Rancorous couples who can’t stand the sight of each other are common among the parading figures of Pina Bausch’s dance theatre. But in one of her earliest creations, from 1975, she retold the story of the devoted Orpheus, expressly forbidden from looking at Eurydice as he leads her out of the underworld.
Not performed in Wuppertal for almost 30 years – and more recently seen in Paris Opera Ballet’s repertoire – it has returned to Bausch’s home town in a production of piercing sadness that will also visit the Gluck festival in Fürth. In her second dance opera set to Gluck’s music (after Iphigenie auf Tauris, 1974), she distilled a balletic language to match the noble simplicity of the composer’s reform operas: lucidly emotional, never needlessly embellished movement where fouettés are as absent as coloratura.

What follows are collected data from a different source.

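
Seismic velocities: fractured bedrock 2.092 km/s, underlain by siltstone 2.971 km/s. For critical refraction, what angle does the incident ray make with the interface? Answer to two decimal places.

Critical incidence: sin θ_c = V₁/V₂ = 2.092/2.971 = 0.7041.
θ_c = arcsin 0.7041 = 44.76°.
Measured from the interface: 90° − 44.76° = 45.24°.

45.24°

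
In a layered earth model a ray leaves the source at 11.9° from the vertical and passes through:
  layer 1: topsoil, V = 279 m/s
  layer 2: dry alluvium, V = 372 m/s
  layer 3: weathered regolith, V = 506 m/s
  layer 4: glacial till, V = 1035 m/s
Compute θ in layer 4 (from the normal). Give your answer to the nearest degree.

50°

Snell's law across each interface conserves sin θ / V, so sin θ_4 = V_4·sin θ₁/V₁.
sin θ_4 = 1035 × sin 11.9° / 279 = 0.7650.
θ_4 = 49.90° from the vertical.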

Using a German libretto, Bausch stripped the opera of its jolly overture and rejected the joyous ending. Orpheus was a musician who could make trees dance but Rolf Borzik’s set design for the first of the four acts is dominated by the long brittle branches of an uprooted tree. On the opposite side of the stage is Eurydice, in her wedding dress, frozen in time and watching her own funeral procession. The corps, with dancers dressed in black suits or chiffon, are first seen in a tangle of serpentine poses, slowly uniting through anguished port de bras, lapping like waves and introducing a motif of shielding their gaze.
Bausch represented each of the three principals – the third is the Amor character – through both a dancer and a singer. This run has cross-cast the part of Orpheus, sung (as is traditional) by a mezzo-soprano on some nights and, when I went, sung by a countertenor, Valer Sabadus, and danced by Naomi Brito who is transgender. The pair are superbly attuned, whether performing side by side or separated when Sabadus embraces the bride before Brito begins an impassioned solo or, most powerfully, when Brito slams to the floor as Sabadus twice cries Eurydice’s name.
When Sabadus places his hands on one of the set’s mirrors, there are shades of Jean Marais’s superstar-poet in Orphée. That film’s appropriation of Apollinaire’s line “the bird sings with its fingers” resounds, too, through dancers’ delicate hand gestures.
Brito is magnetic as an Orpheus driven by pain more than pluck, the anguish heightened by Sabadus who makes even recitative seem ethereal. The melancholia is only fleetingly leavened, most effectively by dancer Emily Castelli’s insouciant Amor, characterising youth (sung by Anna Christin Sayn). A trio of apron-clad dancers representing Cerberus, the triple-headed Hades hound, raise a smile in the second act but they are soon menacing the stage with jagged jumps, as relentlessly cruel as any of Bausch’s tormentors.
The Furies are anxiously fastidious figures, restricting the freedom of the stage by tying up the space with string. The contrast between their dance and that of the Blessed Spirits, both evocatively played by Wuppertal’s symphony orchestra, is diminished by a lengthy scene change between the second and third acts but Bausch’s brilliantly lit Elysian Fields is a peach dream, elegant backbends complementing the soothing flutes. If they lack a drilled precision, the corps brings a wonderful sense of balm though Bausch sours the scene with a ring of voyeurs. Soprano Naroa Intxausti excels as Eurydice, paired with dancer Luiza Braz Batista whose most affecting solo comes when the singing stops.
In Josephine Ann Endicott’s restaging, under the musical direction of Michael Hofstetter and with the haunting chorus of the Wuppertaler Bühnen in the balcony, to live and love is to dance. As both Eurydices are laid to rest, Brito’s supple movement ceases and all of Orpheus’s pain is contained in a motionless body.
• Orpheus and Eurydice is at the Opera House, Wuppertal, until 18 April and at the Gluck festival, Fürth, 1-2 May. This trip was paid for by Tanztheater Wuppertal.